Lei nº 4.669 de 29/12/1992

Norma Municipal - Salvador - BA
Publicado no DOM em 29 dez 1992

Autoriza a elaboração da Planta Genérica de Valores Imobiliários - PGVI, aprova os Valores Unitários Padrão - VUP para terrenos e edificações e dá outras providências.

O PREFEITO MUNICIPAL DO SALVADOR, CAPITAL DO ESTADO DA BAHIA;

Faço saber que a Câmara Municipal decreta e eu sanciono a seguinte Lei:

Art. 1º Fica atribuída ao Poder Executivo a obrigatoriedade de elaboração da Planta Genérica de Valores Imobiliários PGVI do Município, na qual serão lançados os limites de zonas com faixas de preços homogêneos para terrenos, estabelecidos através de pesquisas constantes no mercado imobiliário de Salvador, obedecidos os parâmetros da Lei nº 4.279/90.

Art. 2º O Poder Executivo Municipal baixará as normas técnicas que deverão orientar a elaboração e atualização anual da Planta Genérica de Valores Imobiliários - PGVI, bem como os prazos respectivos.

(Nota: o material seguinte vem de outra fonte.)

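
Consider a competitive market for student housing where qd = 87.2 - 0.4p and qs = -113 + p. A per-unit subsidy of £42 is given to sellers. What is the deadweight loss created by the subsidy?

Pre-subsidy: 87.2 - 0.4p = -113 + p gives p* = 143, q* = 30.
With the subsidy, sellers receive ps = pb + 42 for each unit, where pb is the price buyers pay.
Supply in terms of pb becomes qs = -113 + 1(pb + 42) = -71 + pb. Setting this equal to demand: 87.2 - 0.4pb = -71 + pb, so pb = 113.
Sellers receive ps = 113 + 42 = 155; q' = 87.2 − 0.4·113 = 42.
The subsidy expands output by 42 − 30 = 12 past the efficient level; on those units the gap between marginal cost and willingness to pay runs from 0 up to 42.
DWL = ½ × 42 × 12 = 252.

Deadweight loss = £252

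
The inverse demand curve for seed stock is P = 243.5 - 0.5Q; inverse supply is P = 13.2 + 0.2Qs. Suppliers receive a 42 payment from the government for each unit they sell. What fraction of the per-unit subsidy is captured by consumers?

Pre-subsidy: 243.5 - 0.5Q = 13.2 + 0.2Q gives Q* = 329 and P* = 79.
With the subsidy, sellers receive Ps = Pb + 42 for each unit, where Pb is the price buyers pay.
On the curves, Pb = 243.5 - 0.5Q and Ps = 13.2 + 0.2Q; the wedge Ps − Pb = 42 gives 13.2 + 0.2Q − (243.5 - 0.5Q) = 42, so Q' = 389.
Then Pb = 243.5 − 0.5·389 = 49 and Ps = 13.2 + 0.2·389 = 91.
Buyers' price falls by P* − Pb = 79 − 49 = 30; sellers' price rises by Ps − P* = 91 − 79 = 12.
So consumers capture 30/42 = 5/7 of each unit of subsidy.

Consumer share = 5/7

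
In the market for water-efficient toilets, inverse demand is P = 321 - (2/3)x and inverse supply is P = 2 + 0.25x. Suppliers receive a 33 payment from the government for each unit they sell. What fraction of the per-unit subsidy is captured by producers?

Producer share = 3/11

Pre-subsidy: 321 - (2/3)x = 2 + 0.25x gives x* = 348 and P* = 89.
With the subsidy, sellers receive Ps = Pb + 33 for each unit, where Pb is the price buyers pay.
On the curves, Pb = 321 - (2/3)x and Ps = 2 + 0.25x; the wedge Ps − Pb = 33 gives 2 + 0.25x − (321 - (2/3)x) = 33, so x' = 384.
Then Pb = 321 − (2/3)·384 = 65 and Ps = 2 + 0.25·384 = 98.
Buyers' price falls by P* − Pb = 89 − 65 = 24; sellers' price rises by Ps − P* = 98 − 89 = 9.
So producers capture 9/33 = 3/11 of each unit of subsidy.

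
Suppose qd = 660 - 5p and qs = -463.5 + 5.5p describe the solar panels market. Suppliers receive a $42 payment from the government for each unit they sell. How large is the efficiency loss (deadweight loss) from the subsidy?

Deadweight loss = $2310

Pre-subsidy: 660 - 5p = -463.5 + 5.5p gives p* = 107, q* = 125.
With the subsidy, sellers receive ps = pb + 42 for each unit, where pb is the price buyers pay.
Supply in terms of pb becomes qs = -463.5 + 5.5(pb + 42) = -232.5 + 5.5pb. Setting this equal to demand: 660 - 5pb = -232.5 + 5.5pb, so pb = 85.
Sellers receive ps = 85 + 42 = 127; q' = 660 − 5·85 = 235.
The subsidy expands output by 235 − 125 = 110 past the efficient level; on those units the gap between marginal cost and willingness to pay runs from 0 up to 42.
DWL = ½ × 42 × 110 = 2310.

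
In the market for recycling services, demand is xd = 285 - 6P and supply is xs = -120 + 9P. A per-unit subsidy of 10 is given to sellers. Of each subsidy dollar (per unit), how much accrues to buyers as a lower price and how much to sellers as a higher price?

Pre-subsidy: 285 - 6P = -120 + 9P gives P* = 27, x* = 123.
With the subsidy, sellers receive Ps = Pb + 10 for each unit, where Pb is the price buyers pay.
Supply in terms of Pb becomes xs = -120 + 9(Pb + 10) = -30 + 9Pb. Setting this equal to demand: 285 - 6Pb = -30 + 9Pb, so Pb = 21.
Sellers receive Ps = 21 + 10 = 31; x' = 285 − 6·21 = 159.
Buyers' price falls by P* − Pb = 27 − 21 = 6; sellers' price rises by Ps − P* = 31 − 27 = 4.

Buyers gain 6 per unit; sellers gain 4 per unit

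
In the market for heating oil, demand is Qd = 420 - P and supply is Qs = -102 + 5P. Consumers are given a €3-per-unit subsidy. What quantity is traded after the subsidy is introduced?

Q' = 335.5

Pre-subsidy: 420 - P = -102 + 5P gives P* = 87, Q* = 333.
With the rebate, buyers effectively pay Pb = Ps − 3, where Ps is the price sellers receive.
Demand in terms of Ps becomes Qd = 420 − 1(Ps − 3) = 423 - Ps. Setting this equal to supply: 423 - Ps = -102 + 5Ps, so Ps = 87.5.
Buyers pay Pb = 87.5 − 3 = 84.5; Q' = -102 + 5·87.5 = 335.5.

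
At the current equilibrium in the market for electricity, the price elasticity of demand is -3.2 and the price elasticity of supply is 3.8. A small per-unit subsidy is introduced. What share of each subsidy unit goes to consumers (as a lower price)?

For a small subsidy around the equilibrium, the benefit split depends on the relative slopes, which at a point are proportional to the elasticities.
Buyer share = εs/(εs + |εd|) = 3.8/(3.8 + 3.2) = 19/35; seller share = |εd|/(εs + |εd|) = 16/35.

Consumer share = 19/35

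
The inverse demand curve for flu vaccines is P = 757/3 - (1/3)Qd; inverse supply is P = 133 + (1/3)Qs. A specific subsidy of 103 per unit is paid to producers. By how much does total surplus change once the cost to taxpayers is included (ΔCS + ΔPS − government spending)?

Pre-subsidy: 757/3 - (1/3)Q = 133 + (1/3)Q gives Q* = 179 and P* = 578/3.
With the subsidy, sellers receive Ps = Pb + 103 for each unit, where Pb is the price buyers pay.
On the curves, Pb = 757/3 - (1/3)Q and Ps = 133 + (1/3)Q; the wedge Ps − Pb = 103 gives 133 + (1/3)Q − (757/3 - (1/3)Q) = 103, so Q' = 333.5.
Then Pb = 757/3 − (1/3)·333.5 = 847/6 and Ps = 133 + (1/3)·333.5 = 1465/6.
ΔCS = ½(179 + 333.5)(578/3 − 847/6) = 13196.875; ΔPS = ½(179 + 333.5)(1465/6 − 578/3) = 13196.875.
Government spending = 103 × 333.5 = 34350.5.
Net change = 13196.875 + 13196.875 − 34350.5 = -7956.75. The loss equals the DWL triangle ½·103·154.5.

Net change in total surplus = -7956.75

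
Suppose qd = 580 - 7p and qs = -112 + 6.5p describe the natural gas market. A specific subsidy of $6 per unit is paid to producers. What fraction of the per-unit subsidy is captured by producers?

Pre-subsidy: 580 - 7p = -112 + 6.5p gives p* = 1384/27, q* = 5972/27.
With the subsidy, sellers receive ps = pb + 6 for each unit, where pb is the price buyers pay.
Supply in terms of pb becomes qs = -112 + 6.5(pb + 6) = -73 + 6.5pb. Setting this equal to demand: 580 - 7pb = -73 + 6.5pb, so pb = 1306/27.
Sellers receive ps = 1306/27 + 6 = 1468/27; q' = 580 − 7·(1306/27) = 6518/27.
Buyers' price falls by p* − pb = 1384/27 − 1306/27 = 26/9; sellers' price rises by ps − p* = 1468/27 − 1384/27 = 28/9.
So producers capture (28/9)/6 = 14/27 of each unit of subsidy.

Producer share = 14/27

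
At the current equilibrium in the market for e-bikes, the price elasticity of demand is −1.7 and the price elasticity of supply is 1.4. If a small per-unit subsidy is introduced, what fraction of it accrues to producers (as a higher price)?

For a small subsidy around the equilibrium, the benefit split depends on the relative slopes, which at a point are proportional to the elasticities.
Buyer share = εs/(εs + |εd|) = 1.4/(1.4 + 1.7) = 14/31; seller share = |εd|/(εs + |εd|) = 17/31.
So producers capture 17/31 of the subsidy.

Producer share = 17/31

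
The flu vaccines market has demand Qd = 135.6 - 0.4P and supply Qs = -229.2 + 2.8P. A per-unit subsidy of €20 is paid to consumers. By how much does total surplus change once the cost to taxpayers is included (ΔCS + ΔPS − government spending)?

Net change in total surplus = -€70

Pre-subsidy: 135.6 - 0.4P = -229.2 + 2.8P gives P* = 114, Q* = 90.
With the rebate, buyers effectively pay Pb = Ps − 20, where Ps is the price sellers receive.
Demand in terms of Ps becomes Qd = 135.6 − 0.4(Ps − 20) = 143.6 - 0.4Ps. Setting this equal to supply: 143.6 - 0.4Ps = -229.2 + 2.8Ps, so Ps = 116.5.
Buyers pay Pb = 116.5 − 20 = 96.5; Q' = -229.2 + 2.8·116.5 = 97.
ΔCS = ½(90 + 97)(114 − 96.5) = 1636.25; ΔPS = ½(90 + 97)(116.5 − 114) = 233.75.
Government spending = 20 × 97 = 1940.
Net change = 1636.25 + 233.75 − 1940 = -70. The loss equals the DWL triangle ½·20·7.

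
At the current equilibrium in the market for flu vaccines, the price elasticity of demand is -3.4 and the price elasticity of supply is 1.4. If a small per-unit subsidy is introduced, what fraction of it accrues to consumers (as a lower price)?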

Art. 3º Ficam aprovados os Valores Unitários Padrão - VUP de terrenos e de edificações, constantes das Tabelas I e II anexas a esta Lei, para efeito de avaliação das unidades imobiliárias e lançamento do Imposto Sobre a Propriedade Predial e Territorial Urbana - IPTU, a vigorar a partir de 1º de janeiro de 1993.

Art. 4º Ficam aprovadas as Tabelas de Receita nº I e nº IX, anexas, com as alíquotas do Imposto Sobre a Propriedade Predial e Territorial Urbana - IPTU e da Taxa de Serviços Urbanos - TSU, a vigorar a partir do exercício de 1993.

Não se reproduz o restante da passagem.